L’original à l’heure de sa copie numérique
par Daniel Bougnoux
Chacun connaît intimement l’expérience de l’aura, théorisée par Walter Benjamin qui la définit comme “l’unique apparition d’un lointain”. L’aura déborde les manifestations de l’art et concerne plus largement toutes les expériences, émotionnellement ou esthétiquement fortes, dont on pourra dire longtemps après “J’y étais”. J’étais sur le plateau de Gizeh devant les pyramides ; j’étais au concert de Johnny (ou au Soulier de satin mis en scène par Vitez au Palais des Papes), j’étais au Stade de France le soir où le PSG… Si proche soit-elle, la vision demeure en effet lointaine, car exceptionnelle et intouchable ; elle se produit ici et maintenant, dans des paramètres de lieu et de temps qui garantissent son unicité, forcément éphémère ; pour moi, le phénomène n’advient qu’une fois, et dans tel cadre qui lui procure sa majesté incomparable, je veux dire : une majesté que la copie ou la répétition ne pourraient qu’amoindrir sans retour. Le disque enregistré affaiblit (dit-on) l’excitation née du concert live avec son décorum, son protocole et l’attente fervente du public ; et que pèse la tour Eiffel de plastique ou de bronze pour dessus de cheminée face à la masse des poutrelles que l’on contemple, exalté-écrasé, tête renversée entre les pattes du monstre ? De même, argumente Benjamin, la cathédrale de Chartres ne se donne vraiment qu’à Chartes, telle qu’elle grandit à l’horizon du marcheur qui progresse vers elle à travers les blés ; et la véritable Joconde ne nous atteint qu’au musée.
Cette notion d’aura, intuitivement sympathique, s’attache à l’énonciation (par définition toujours singulière) d’un message en général, et se trouve souvent sollicitée pour bien marquer le rassurant partage entre l’original et la copie. Or leur hiérarchie devient de moins en moins évidente ; et si notre époque de copie numérique, de piratage et de détournements tous azimuths ne détruit pas l’expérience de l’aura, elle en brouille la naïve notion.

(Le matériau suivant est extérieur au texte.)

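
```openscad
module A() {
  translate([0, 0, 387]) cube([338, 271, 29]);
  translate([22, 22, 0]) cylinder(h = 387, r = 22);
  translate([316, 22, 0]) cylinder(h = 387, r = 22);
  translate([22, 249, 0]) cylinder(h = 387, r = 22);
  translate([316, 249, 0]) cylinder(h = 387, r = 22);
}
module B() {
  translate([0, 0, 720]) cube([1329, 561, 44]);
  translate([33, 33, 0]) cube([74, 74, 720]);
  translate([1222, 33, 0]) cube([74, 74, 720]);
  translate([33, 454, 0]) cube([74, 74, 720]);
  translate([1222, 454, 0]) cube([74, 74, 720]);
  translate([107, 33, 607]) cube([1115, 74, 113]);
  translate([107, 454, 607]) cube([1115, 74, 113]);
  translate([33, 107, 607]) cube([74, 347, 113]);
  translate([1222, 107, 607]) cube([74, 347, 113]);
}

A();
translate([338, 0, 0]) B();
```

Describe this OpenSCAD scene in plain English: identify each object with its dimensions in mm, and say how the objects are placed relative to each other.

A is a simple wooden stool: a rectangular seat 338 mm (x) by 271 mm (y), 29 mm thick, top face at z = 416 mm, on four round legs, each 44 mm in diameter. The legs rest on z = 0, each leg's axis is inset half a diameter from the nearest pair of seat edges (so the leg's bounding box is flush with the corner).

B is a table with a 1329×561 mm rectangular top, 44 mm thick, top surface at z = 764 mm, supported by four 74×74 mm square legs, each inset 33 mm from the nearest pair of top edges, running from the floor. Four apron rails, 74 mm thick and 113 mm tall, run between adjacent legs with their top edges flush with the underside of the top and their outer faces flush with the legs' outer faces.

The table is against the stool's +x side, with their −y faces flush.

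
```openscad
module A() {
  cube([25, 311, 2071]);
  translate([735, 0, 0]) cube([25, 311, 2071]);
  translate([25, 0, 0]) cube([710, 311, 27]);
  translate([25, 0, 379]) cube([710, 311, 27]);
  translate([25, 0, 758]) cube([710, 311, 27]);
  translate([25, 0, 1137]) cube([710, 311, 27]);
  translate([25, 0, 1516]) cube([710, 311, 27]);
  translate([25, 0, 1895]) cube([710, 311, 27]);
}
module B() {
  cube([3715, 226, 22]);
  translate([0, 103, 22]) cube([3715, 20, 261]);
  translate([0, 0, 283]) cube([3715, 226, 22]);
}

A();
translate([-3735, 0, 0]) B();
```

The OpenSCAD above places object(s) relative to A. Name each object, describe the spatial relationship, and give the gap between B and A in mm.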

Benjamin raisonnait selon un schéma simple : face à l’oeuvre d’art unique par définition, c’est une expérience également unique que nous fêtons dans l’échange ineffable de deux corps mis en présence réelle, placés en vis-à-vis physique. Une première objection consisterait à demander comment nous accédons (empiriquement ou dans les meilleures conditions) aux oeuvres : ne pourrait-on soutenir que nous connaissons l’art, passé et contemporain, plus largement et plutôt mieux par les copies que par la fréquentation physique des originaux ? Et que bien des fois, cette copie décriée améliore notre perception ? C’est le cas notamment de la cathédrale, dont les photographies nous révèlent des détails insoupçonnés, voire inaccessibles (la vision zénithale des toits, le zoom sur les chapiteaux ou les vitraux…). De même l’aura d’un Caravage est à son comble sans doute dans telle chapelle mal éclairée de Rome ou de Venise, mais rien ne vaut, pour examiner les détails du tableau, sa reproduction sur papier. On peut soutenir deuxièmement que cet erzatz indésirable (ou technique) améliore notre perception en la préparant, en l’affinant d’avance, et dans cette mesure favorise l’aura : l’amour de l’art n’a rien de spontané, l’oeil et l’oreille s’éduquent par le disque, le catalogue ou les ouvrages qui mettent à notre portée et entre nos mains le lointain tant convoité de l’expérience esthétique. Ou plus précisément : qui rendent ce “lointain” désirable. Et c’est le troisième point : désirerions-nous à ce degré d’exaltation approcher de ces oeuvres auxquelles nous accordons une valeur délirante (si l’on songe au prix sans prix d’un Van Gogh ou de la Joconde) si nous ne les avions jamais vues reproduites nulle part ? D’où ce paradoxe, difficile à admettre, que c’est la copie qui fait le prix de l’original, ou la source de sa valeur ; c’est pour avoir entendu mille fois par le disque Souchon, ou Cécilia Bartoli, que nous nous ruons à leurs concerts ; mille fois lu en livres de poche Hugo, Baudelaire ou Proust que les enchères de leurs manuscrits s’envolent à Drouot… Ou mille fois découvert Monet en affiches, en illustrations et jusque sur les tee-shirts ou les camembert que les longues files d’amateurs patientent aux escaliers du Grand Palais. Les voyages in situ de même ne sont pas annulés, mais stimulés par les films et les dépliants touristiques. La reproduction numérique aujourd’hui infiltrée partout ne détruit pas l’aura, elle en insinue et en avive le désir.